There may be other dimensions than we currently experience. Physicists suggest that more than three dimensions of space (and one of time) exist. One scientist has described these other dimensions as currently “uninflated.” Will they inflate when the one who made all things says, “Behold, I make all things new”? And what do creatures made for eleven dimensions – the number posited by some theoretical physicists – look like?
Over the past few years, I’ve heard the song “I Can Only Imagine” played at many of the funerals I’ve officiated. But we have it on good authority that we can’t imagine. St. Paul wrote: “Eye has not seen, ear has not heard, and human mind has not imagined what God has prepared for those who love him.”
And heaven is not the end. We look forward, according to St. Peter, to “a new heaven and a new earth.” There will be work for us to do, friends to meet, beauty to enjoy, projects to complete. Nothing good from the earth we know will be lost, though everything (including us) will need to be changed.

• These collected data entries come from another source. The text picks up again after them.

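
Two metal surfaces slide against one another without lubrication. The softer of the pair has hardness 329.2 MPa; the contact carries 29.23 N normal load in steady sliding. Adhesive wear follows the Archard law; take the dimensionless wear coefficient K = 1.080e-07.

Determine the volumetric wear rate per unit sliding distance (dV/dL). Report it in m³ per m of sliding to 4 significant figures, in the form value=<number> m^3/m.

value=9.589e-15 m^3/m

The intermediates are printed rounded; all arithmetic maintains exact precision — rounded just once, at 4 significant digits.
Convert: Hardness H = 329.2 MPa = 3.292e+08 Pa.
Restated in SI base units: W = 29.23 N, H = 3.292e+08 Pa, K = 1.080e-07.
The wear rate dV/dL = K·W/H (independent of L): 1.080e-07 · 29.23 / 3.292e+08 = 9.589e-15 m³/m.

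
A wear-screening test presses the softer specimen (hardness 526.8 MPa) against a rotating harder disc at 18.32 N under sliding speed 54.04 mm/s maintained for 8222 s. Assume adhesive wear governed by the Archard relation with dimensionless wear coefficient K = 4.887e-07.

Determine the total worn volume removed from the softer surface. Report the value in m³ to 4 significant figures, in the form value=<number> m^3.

value=7.551e-12 m^3

Each operation runs at exact precision — intermediate values are shown rounded — rounded just once: 4 significant figures.
Sliding speed v = 54.04 mm/s = 0.05404 m/s. Distance covered L = v·t = 0.05404 m/s × 8222 s = 444.3 m.
Hardness H = 526.8 MPa = 5.268e+08 Pa.
Restated in SI base units: W = 18.32 N, H = 5.268e+08 Pa, K = 4.887e-07.
Volume removed: V = K·W·L/H = 4.887e-07 · 18.32 · 444.3 / 5.268e+08 = 7.551e-12 m³.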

The biblical vision of a just and flourishing humanity in a renewed earth is ravishing. What people call “the end times” turns out to be a fresh beginning, what Jesus called “the renewal of all things.” That phrase translates the Greek word “palingenesis,” which means “genesis again.” Genesis again, but this time there will be no serpent.
In the Revelation, we read that the “old order of things” – the injustice, pain, confusion and seeming meaninglessness of it all – will “pass away.” The false start will be over, and the runners will return to the blocks. The next time the starter’s pistol – or rather, “the voice of the archangel” – sounds, things will go off without a hitch.
The Revelation describes a world in which the Creator dwells with his creatures and old hurts are removed: “He will wipe every tear from their eyes. There will be no more death or mourning or crying or pain.” As the refrain of an old Christian hymn puts it, “Earth has no sorrow that heaven cannot heal.”
There is no more hopeful vision for humanity than the vision of Jesus. The utopia of the Communists and the Shangri-La-like beyuls of the Tibetan Buddhists pale before it. It is a place where humans are family, God is Father and, because of the gracious intervention of God through Christ, all are welcome.
The invitation stands—but will it be accepted? Or to be more precise, will the one issuing the invitation be accepted? For this is what faith is all about.